Comment ne pas apprécier Bowling for Columbine ou, dans une moindre mesure, Fahrenheit 9/11, avec mon œil extérieur d’européen pour qui les contradictions états-uniennes sont évidentes ?! Mais quand le spécialiste des documentaires à charge, Michael Moore donc, commence à parler du vieux continent…les choses partent en vrille.

En effet ce film n’est pas, comme le piètre festivalier que je suis avait pu le penser, une énième critique de la politique militaire américaine, mais une espèce d’interminable louange envers les sociétés européennes que Moore vient « coloniser ».

Le travail de vulgarisation (lisez démagogie) du réalisateur ne dérangeait pas quand il s’adressait aux « bons idiots » de son pays, dont il entendait réveiller les instincts révolutionnaires. C’est ici finalement la même chose, sauf que les arguments avancés concernent directement des sociétés que le spectateur européen connaît bien ! Et qui n’est donc plus dupe…

Prenez par exemple l’Italie, choisie dans le film pour vanter les mérites des droits salariaux: voyez ce couple d’ouvriers, charmant au demeurant, qui peut se payer deux voyages par an pour profiter de ses cinq semaines de congés et parfaire son bronzage impeccable. Mais qui trompe-t-on, dans un pays qui compte près de 10 millions de « très pauvres » dont presque la moitié en « précarité extrême »?

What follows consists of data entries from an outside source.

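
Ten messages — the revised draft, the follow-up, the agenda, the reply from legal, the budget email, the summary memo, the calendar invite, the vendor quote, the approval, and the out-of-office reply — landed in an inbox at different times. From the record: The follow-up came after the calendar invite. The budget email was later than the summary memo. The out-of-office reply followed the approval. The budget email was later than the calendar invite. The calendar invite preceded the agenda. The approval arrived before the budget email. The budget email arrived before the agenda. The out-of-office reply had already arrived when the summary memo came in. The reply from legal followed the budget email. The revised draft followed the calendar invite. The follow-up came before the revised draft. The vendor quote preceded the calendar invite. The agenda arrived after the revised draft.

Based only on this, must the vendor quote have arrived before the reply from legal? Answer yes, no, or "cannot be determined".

Chain the constraints: the vendor quote → the calendar invite → the budget email → the reply from legal. Each link is directly stated, so the vendor quote comes before the reply from legal.

yes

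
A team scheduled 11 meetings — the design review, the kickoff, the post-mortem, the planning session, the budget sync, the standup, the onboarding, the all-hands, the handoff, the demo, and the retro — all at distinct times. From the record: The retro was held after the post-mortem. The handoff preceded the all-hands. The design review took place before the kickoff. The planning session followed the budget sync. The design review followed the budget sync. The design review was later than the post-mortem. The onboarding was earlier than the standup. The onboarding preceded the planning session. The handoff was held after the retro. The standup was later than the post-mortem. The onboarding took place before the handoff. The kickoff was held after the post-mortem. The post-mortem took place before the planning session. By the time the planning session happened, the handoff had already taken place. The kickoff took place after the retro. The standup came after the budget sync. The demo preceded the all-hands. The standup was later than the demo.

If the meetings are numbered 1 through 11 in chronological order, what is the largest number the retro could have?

The retro must come before the all-hands, the handoff, the kickoff, and the planning session — 4 meetings forced after it.
Everything else can be placed before the retro in some valid order, so the retro can sit as late as position 11 − 4 = 7.

7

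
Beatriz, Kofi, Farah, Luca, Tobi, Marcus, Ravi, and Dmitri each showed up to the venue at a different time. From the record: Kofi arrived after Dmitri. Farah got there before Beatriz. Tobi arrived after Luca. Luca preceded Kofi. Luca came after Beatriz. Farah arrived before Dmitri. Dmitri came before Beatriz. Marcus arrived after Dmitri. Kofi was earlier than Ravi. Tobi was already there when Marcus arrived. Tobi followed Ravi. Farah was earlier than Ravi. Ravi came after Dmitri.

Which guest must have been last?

Every other guest has a chain of constraints placing them before Marcus, so Marcus is last.

Marcus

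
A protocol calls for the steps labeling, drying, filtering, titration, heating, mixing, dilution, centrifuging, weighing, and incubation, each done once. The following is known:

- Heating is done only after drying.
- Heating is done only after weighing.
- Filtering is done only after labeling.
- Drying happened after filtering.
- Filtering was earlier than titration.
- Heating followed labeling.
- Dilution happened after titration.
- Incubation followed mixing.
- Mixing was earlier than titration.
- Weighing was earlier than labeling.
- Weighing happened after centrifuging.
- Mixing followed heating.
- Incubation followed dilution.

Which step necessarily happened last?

incubation

Every other step has a chain of constraints placing it before incubation, so incubation is last.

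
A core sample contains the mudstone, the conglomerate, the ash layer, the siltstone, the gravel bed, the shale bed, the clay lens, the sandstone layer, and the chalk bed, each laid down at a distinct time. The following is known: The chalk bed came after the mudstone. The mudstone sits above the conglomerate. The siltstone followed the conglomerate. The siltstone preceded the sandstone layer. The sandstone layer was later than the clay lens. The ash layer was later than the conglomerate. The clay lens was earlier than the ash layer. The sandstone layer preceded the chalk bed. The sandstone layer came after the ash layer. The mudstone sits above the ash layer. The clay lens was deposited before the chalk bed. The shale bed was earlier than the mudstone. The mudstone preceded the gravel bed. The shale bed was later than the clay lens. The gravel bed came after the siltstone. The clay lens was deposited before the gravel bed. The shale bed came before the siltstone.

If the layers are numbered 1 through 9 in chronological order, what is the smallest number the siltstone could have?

The clay lens, the conglomerate, and the shale bed must all come before the siltstone — 3 forced predecessors.
Nothing else is forced ahead of the siltstone, so its earliest slot is position 3 + 1 = 4.

4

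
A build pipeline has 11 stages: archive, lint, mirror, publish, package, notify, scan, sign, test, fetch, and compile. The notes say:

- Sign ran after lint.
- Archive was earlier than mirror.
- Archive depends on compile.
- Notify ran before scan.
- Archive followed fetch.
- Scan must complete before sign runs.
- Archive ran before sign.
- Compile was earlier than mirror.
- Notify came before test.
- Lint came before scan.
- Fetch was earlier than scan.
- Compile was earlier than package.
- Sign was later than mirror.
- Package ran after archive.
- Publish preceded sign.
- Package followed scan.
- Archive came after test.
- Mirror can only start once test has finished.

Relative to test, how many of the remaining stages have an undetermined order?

Forced before test: notify; forced after test: archive, mirror, package, and sign.
That leaves compile, fetch, lint, publish, and scan with no forced order relative to test — 5.

5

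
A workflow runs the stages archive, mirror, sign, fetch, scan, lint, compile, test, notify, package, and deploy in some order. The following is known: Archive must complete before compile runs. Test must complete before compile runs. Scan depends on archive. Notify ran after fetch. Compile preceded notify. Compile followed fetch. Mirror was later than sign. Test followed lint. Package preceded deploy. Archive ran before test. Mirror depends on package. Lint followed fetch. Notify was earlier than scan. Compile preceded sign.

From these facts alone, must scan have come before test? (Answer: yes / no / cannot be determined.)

no

Tracing the constraints gives test → compile → notify → scan, so test must come before scan.
That means scan cannot be before test.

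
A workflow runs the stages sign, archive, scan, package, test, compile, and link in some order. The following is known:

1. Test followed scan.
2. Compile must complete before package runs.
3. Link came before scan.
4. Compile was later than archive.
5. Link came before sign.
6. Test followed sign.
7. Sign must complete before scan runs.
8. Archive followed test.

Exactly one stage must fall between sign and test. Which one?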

Ou voyez ensuite la France, choisie pour montrer la qualité de nos cantines scolaires: n’est-elle pas mignonne cette petite école, qui sert des fromages affinés à la main chaque midi et force les petits enfants de toutes les couleurs à finir leurs haricots verts ? Mais de qui vous moquez-vous…

 

Alors on me dira: « Moore ne prend volontairement que certains points positifs dans chaque pays européen, comme autant de bonnes idées à reprendre aux États-Unis » ! Mais justement non. Une société est un équilibre, et l’on ne « prend » pas des idées une par une.

Ce film est d’autant plus dangereux que les « choix » sont parfois honteux: le réalisateur ose mettre en avant que l’Iran est la première nation en recherche sur les cellules souches, ou encore présente le leader du parti islamiste égyptien comme un grand progressiste car il n’est pas contre le droit de vote des femmes.

En bref, Michael Moore a inventé l’ochlocratie cinématographique ! En témoigne un des derniers pays du film, à savoir l’Islande, mis en avant pour plein de bonnes raisons; le réalisateur se passant bien de préciser que ledit pays compte moins de 330 000 habitants, soit moins que la ville de Tampa en Floride. Pas exactement la même échelle…

Un film à éviter, donc, à moins que vous ne votiez aux prochaines élections américaines et que vous ne vous sentiez légèrement inculte.